As it happens, we have some experience with that topic, where top Google search result for the difference between household and establishment survey currently returns an article that we wrote several years ago.

It occurred to us that we could use the difference between the kinds of employment data collected between the two surveys to determine if the apparent stagnation in California's total employment level from September 2017 through August 2018 could be partially accounted for by changes in non-establishment employment, which could potentially explain the gap.

So we took both sets of seasonally-adjusted data and graphed them on the same chart, projecting the linear trend for each that was established in the period before the period of stagnation in the total employment data took hold in September 2017. We found something remarkable.

California Total Employment and Total Non-Farm Payroll Employment, Seasonally Adjusted, January 2015 - October 2018

Both total employment and nonfarm establishment jobs in California grew steadily in the period from January 2015 through September 2017. While the total employment level began to stagnate at that point, the number of filled jobs at establishments continued to grow until January 2018, after which it began to flatten. After March 2018, both series of data deviate significantly from their established linear trends, where the trajectory of total employment data shows a bigger negative deviation than the total nonfarm payroll data.

What this data tells us is that there was a notable shift, beginning in September 2017 and more notably after March 2018, where Californians employed outside of business establishments in the state shifted to become payroll employees.
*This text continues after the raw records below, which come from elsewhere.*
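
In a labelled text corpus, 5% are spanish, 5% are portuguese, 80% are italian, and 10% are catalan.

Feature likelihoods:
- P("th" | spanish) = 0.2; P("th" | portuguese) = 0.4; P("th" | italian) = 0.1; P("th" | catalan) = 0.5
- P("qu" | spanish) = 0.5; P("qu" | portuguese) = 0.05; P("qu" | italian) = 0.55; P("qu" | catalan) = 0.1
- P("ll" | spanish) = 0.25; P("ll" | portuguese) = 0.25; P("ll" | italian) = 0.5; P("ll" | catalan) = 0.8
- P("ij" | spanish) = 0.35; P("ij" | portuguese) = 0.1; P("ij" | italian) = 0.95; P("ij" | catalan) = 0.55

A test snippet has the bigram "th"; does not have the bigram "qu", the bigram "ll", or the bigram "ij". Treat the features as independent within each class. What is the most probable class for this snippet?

spanish: 0.05 × 0.2 × (1−0.5) × (1−0.25) × (1−0.35) = 0.0024375
portuguese: 0.05 × 0.4 × (1−0.05) × (1−0.25) × (1−0.1) = 0.012825
italian: 0.8 × 0.1 × (1−0.55) × (1−0.5) × (1−0.95) = 0.0009
catalan: 0.1 × 0.5 × (1−0.1) × (1−0.8) × (1−0.55) = 0.00405
Highest score → portuguese.

portuguese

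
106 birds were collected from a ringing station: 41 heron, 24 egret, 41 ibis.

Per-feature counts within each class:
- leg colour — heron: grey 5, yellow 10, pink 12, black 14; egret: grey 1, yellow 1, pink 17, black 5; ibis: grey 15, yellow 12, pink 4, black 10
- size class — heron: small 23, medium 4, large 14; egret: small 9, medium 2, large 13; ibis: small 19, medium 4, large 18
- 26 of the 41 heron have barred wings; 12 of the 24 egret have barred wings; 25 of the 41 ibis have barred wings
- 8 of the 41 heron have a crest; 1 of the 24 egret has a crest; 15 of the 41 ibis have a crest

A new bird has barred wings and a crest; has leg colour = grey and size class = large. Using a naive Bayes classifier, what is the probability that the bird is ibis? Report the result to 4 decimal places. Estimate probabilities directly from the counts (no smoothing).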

The following chart shows the difference between the two data series (note that this math can only produce at best a rough estimate of the change given the differences in the types of employment data involved - the two sets of data do not fit precisely together like puzzle pieces).
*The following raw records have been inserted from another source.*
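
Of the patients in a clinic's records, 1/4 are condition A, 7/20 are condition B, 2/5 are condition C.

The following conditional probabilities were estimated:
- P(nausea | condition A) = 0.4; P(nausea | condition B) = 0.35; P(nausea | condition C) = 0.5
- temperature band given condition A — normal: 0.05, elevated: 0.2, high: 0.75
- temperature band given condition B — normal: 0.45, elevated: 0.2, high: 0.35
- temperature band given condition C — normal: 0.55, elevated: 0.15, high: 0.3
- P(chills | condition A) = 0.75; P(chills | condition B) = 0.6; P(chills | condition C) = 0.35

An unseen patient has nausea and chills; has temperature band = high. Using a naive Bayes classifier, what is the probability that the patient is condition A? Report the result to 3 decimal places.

0.546

condition A: 0.25 × 0.4 × 0.75 × 0.75 = 0.05625
condition B: 0.35 × 0.35 × 0.35 × 0.6 = 0.025725
condition C: 0.4 × 0.5 × 0.3 × 0.35 = 0.021
P(condition A | x) = 0.05625 / 0.102975 ≈ 0.546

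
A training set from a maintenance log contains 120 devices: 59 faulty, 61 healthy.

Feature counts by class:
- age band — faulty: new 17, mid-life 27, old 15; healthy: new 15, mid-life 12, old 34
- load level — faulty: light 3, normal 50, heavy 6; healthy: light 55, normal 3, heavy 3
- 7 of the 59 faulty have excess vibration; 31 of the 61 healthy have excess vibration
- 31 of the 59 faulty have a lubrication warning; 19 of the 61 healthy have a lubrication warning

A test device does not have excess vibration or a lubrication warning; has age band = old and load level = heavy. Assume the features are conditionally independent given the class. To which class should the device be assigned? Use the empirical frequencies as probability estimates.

faulty

faulty: (59/120) × (15/59) × (6/59) × (52/59) × (28/59) ≈ 0.005317
healthy: (61/120) × (34/61) × (3/61) × (30/61) × (42/61) ≈ 0.00471846
Highest score → faulty.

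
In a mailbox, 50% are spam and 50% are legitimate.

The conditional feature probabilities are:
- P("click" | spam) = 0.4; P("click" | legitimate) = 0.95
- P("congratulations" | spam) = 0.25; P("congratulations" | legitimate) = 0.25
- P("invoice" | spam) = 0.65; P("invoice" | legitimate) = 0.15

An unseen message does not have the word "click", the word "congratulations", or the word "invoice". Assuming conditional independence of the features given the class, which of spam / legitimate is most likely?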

Difference Between California Total Employment and Total Non-Farm Payroll Employment, Seasonally Adjusted, January 2015 - October 2018

The chart also marks the timing of a powerful explanation for the deviation from previous trend that we observe after March 2018. In April 2018, the California Supreme Court ruled in Dynamex Operations West, Inc. vs Superior Court that many Californian employers would have to reclassify many workers who they had previously employed as independent contractors under Californian state law as regular employees, putting them on their establishment's payrolls.

The court's arbitrary ruling was expected to cause "massive disruption to California's gig-economy employers", where the significant deviation from previous trend for both total employment and total nonfarm payroll jobs after March 2018 suggests occurred.

That doesn't explain the shift that appears to have occurred from September 2017 to March 2018, but that period also roughly coincides with the peaking and subsequent decline of California's housing market that has largely been driven by the Federal Reserve's recent series of rate hikes. This sector of California's economy coincidentally employs about one out of every five independent contractors in the state, where the decline of the market may have prompted many of these Californians to stop being their own boss and start working on someone else's payroll.

Although all the employment data we've presented in this post is still subject to future revision, it does suggest that California's gig-economy did experience a court-ordered disruption during 2018. That same preliminary data also suggests that the period of adjustment may now be over, but we won't know for sure that's the case for quite some time.